6 steps to improve nutrition support for ICU patients

Megan Knowles -

To avoid adverse outcomes related to malnutrition for critically ill patients in the intensive care unit, providers can look to a new nutrition bundle that aims to ensure these patients are receiving sufficient nutrition support, according to an article published in Critical Care Nurse.

The American Society of Parenteral and Enteral Nutrition and the Society of Critical Care Medicine, created the nutrition bundle as part of ASPEN's updated guidelines for evaluating and implementing nutrition support in acute care patients.

"Malnutrition in hospitals is often overlooked, underdiagnosed and untreated," said article author Ashleigh VanBlarcom, DNP, RN. "The ASPEN nutrition bundle offers bedside nurses, registered dietitians, providers and other members of the interprofessional team a comprehensive, step-by-step approach to early nutrition."

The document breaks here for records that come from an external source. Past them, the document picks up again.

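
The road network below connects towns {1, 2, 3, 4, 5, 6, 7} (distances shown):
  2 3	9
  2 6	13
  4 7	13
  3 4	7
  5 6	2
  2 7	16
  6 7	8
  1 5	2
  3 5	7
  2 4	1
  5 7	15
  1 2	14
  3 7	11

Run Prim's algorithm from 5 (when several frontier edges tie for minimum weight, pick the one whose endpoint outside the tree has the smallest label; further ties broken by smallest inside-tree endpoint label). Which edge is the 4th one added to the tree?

Prim, starting at 5.
Step 1: frontier [1 5 2, 5 6 2, 3 5 7, 5 7 15] → take 1 5 (2); add 1.
Step 2: frontier [1 2 14, 5 6 2, 3 5 7, 5 7 15] → take 5 6 (2); add 6.
Step 3: frontier [1 2 14, 3 5 7, 5 7 15, 6 7 8, 2 6 13] → take 3 5 (7); add 3.
Step 4: frontier [1 2 14, 3 4 7, 2 3 9, 3 7 11, 5 7 15, 6 7 8, 2 6 13] → take 3 4 (7); add 4.
Step 5: frontier [1 2 14, 2 3 9, 3 7 11, 2 4 1, 4 7 13, 5 7 15, 6 7 8, 2 6 13] → take 2 4 (1); add 2.
Step 6: frontier [2 7 16, 3 7 11, 4 7 13, 5 7 15, 6 7 8] → take 6 7 (8); add 7.
The 4th edge added is 3 4.

3-4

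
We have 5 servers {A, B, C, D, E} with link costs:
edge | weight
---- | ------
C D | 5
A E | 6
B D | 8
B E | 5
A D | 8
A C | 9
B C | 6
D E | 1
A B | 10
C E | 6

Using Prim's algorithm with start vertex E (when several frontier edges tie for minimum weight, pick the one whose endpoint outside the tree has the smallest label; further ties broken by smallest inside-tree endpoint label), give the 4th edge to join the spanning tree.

Prim, starting at E.
Step 1: frontier [D E 1, B E 5, A E 6, C E 6] → take D E (1); add D.
Step 2: frontier [C D 5, A D 8, B D 8, B E 5, A E 6, C E 6] → take B E (5); add B.
Step 3: frontier [B C 6, A B 10, C D 5, A D 8, A E 6, C E 6] → take C D (5); add C.
Step 4: frontier [A B 10, A C 9, A D 8, A E 6] → take A E (6); add A.
The 4th edge added is A E.

A-E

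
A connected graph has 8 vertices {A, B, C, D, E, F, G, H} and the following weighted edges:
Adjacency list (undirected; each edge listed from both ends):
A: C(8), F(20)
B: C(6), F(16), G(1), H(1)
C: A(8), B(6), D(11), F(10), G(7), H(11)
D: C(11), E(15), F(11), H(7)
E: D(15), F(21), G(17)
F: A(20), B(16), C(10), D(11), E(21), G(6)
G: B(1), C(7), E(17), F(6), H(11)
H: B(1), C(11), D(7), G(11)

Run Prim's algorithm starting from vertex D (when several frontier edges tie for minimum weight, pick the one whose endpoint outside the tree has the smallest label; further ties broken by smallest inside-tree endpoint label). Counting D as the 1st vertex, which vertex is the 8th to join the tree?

Prim, starting at D.
Step 1: cheapest edge leaving the tree is D—H (7); add H.
Step 2: cheapest edge leaving the tree is B—H (1); add B.
Step 3: cheapest edge leaving the tree is B—G (1); add G.
Step 4: cheapest edge leaving the tree is B—C (6); add C.
Step 5: cheapest edge leaving the tree is F—G (6); add F.
Step 6: cheapest edge leaving the tree is A—C (8); add A.
Step 7: cheapest edge leaving the tree is D—E (15); add E.
Vertex order: D, H, B, G, C, F, A, E. The 8th vertex is E.

E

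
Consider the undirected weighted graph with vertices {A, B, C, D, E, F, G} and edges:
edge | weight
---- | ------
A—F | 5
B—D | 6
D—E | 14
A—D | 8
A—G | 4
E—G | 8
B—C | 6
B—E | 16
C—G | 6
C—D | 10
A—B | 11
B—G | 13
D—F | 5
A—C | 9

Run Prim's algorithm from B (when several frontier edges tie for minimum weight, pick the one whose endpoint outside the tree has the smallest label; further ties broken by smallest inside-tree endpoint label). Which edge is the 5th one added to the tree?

Prim, starting at B.
Step 1: frontier [B—C 6, B—D 6, A—B 11, B—G 13, B—E 16] → take B—C (6); add C.
Step 2: frontier [B—D 6, A—B 11, B—G 13, B—E 16, C—G 6, A—C 9, C—D 10] → take B—D (6); add D.
Step 3: frontier [A—B 11, B—G 13, B—E 16, C—G 6, A—C 9, D—F 5, A—D 8, D—E 14] → take D—F (5); add F.
Step 4: frontier [A—B 11, B—G 13, B—E 16, C—G 6, A—C 9, A—D 8, D—E 14, A—F 5] → take A—F (5); add A.
Step 5: frontier [A—G 4, B—G 13, B—E 16, C—G 6, D—E 14] → take A—G (4); add G.
Step 6: frontier [B—E 16, D—E 14, E—G 8] → take E—G (8); add E.
The 5th edge added is A—G.

A-G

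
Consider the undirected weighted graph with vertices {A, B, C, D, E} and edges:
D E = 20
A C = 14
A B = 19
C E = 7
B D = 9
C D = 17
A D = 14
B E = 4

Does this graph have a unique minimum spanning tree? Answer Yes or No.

Kruskal's algorithm — process edges by increasing weight (ties by edge label):
B E (4): add. Components now {A} {B,E} {C} {D}
C E (7): add. Components now {A} {B,C,E} {D}
B D (9): add. Components now {A} {B,C,D,E}
A C (14): add. Components now {A,B,C,D,E}
Non-tree edge A D has weight 14, equal to the heaviest edge on its tree cycle — swapping gives another MST of the same weight. Not unique.

No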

The six main components of the nutrition recommendations:

1. Assess nutrition status to identify patients at risk for malnutrition. Screening a patient's nutrition can help providers identify patients at risk for malnutrition. To detect this risk, providers must assess the patient's nutritional status and disease severity.

2. Initiate and maintain nutrition via a feeding tube. Enteral feeding, which uses the gastrointestinal tract to deliver part or all of a person's caloric requirements, should be initiated within 24 to 48 hours of ICU admission for patients who cannot maintain sufficient oral intake. "Providing enteral feedings does far more than simply provide calories; enteral nutrition helps preserve the patient's immune system, promotes gut integrity and reduces severity of disease," the authors wrote. 

3. Reduce risks for aspiration. Providers should reduce the risk of breathing food or liquids into the airways for all ICU patients, especially those receiving feedings via a tube. Several bedside practices can reduce a patient's risk for aspiration, such as keeping the head of bed elevated 30 degrees to 45 degrees, using sedatives sparingly, assessing placement of the enteral access device and tolerance to enteral feeding every four hours and ensuring adequate bowel function and defecation.

4. Implement feeding tube protocols. To promote better nutrient delivery to patients, the authors suggested nurse-implemented protocols for use at the bedside. "According to research, when bedside protocols are used, patients not only receive enteral feedings earlier in their admission but also receive a greater volume of enteral formula, the authors said. "Patients who receive at least 80 percent of their estimated caloric and protein needs while hospitalized have better short- and long-term outcomes." 

5. Avoid using gastric residual volumes to assess feeding tube tolerance. Gastric residual volumes were traditionally used as a marker for retention of enteral feedings, the authors wrote. With this method, the assumption was that increased volumes were due to delayed gastric emptying, which could lead to aspiration and pneumonia. However, evidence shows residual volumes do not correlate with gastric emptying and are not good predictors of a patient's intolerance to enteral feedings, the authors said. 

6. Consider initiating parenteral nutrition early, when feeding tubes cannot be started. "When patients are severely malnourished at the time of admission to the ICU, and nutritional feedings are delayed for a week or longer, the mortality rate is significantly higher," the authors said. Acute care patients who receive parenteral feeding, which are when calories and nutrients are delivered into a vein, are at a higher risk for several issues, including hyperglycemia and infections.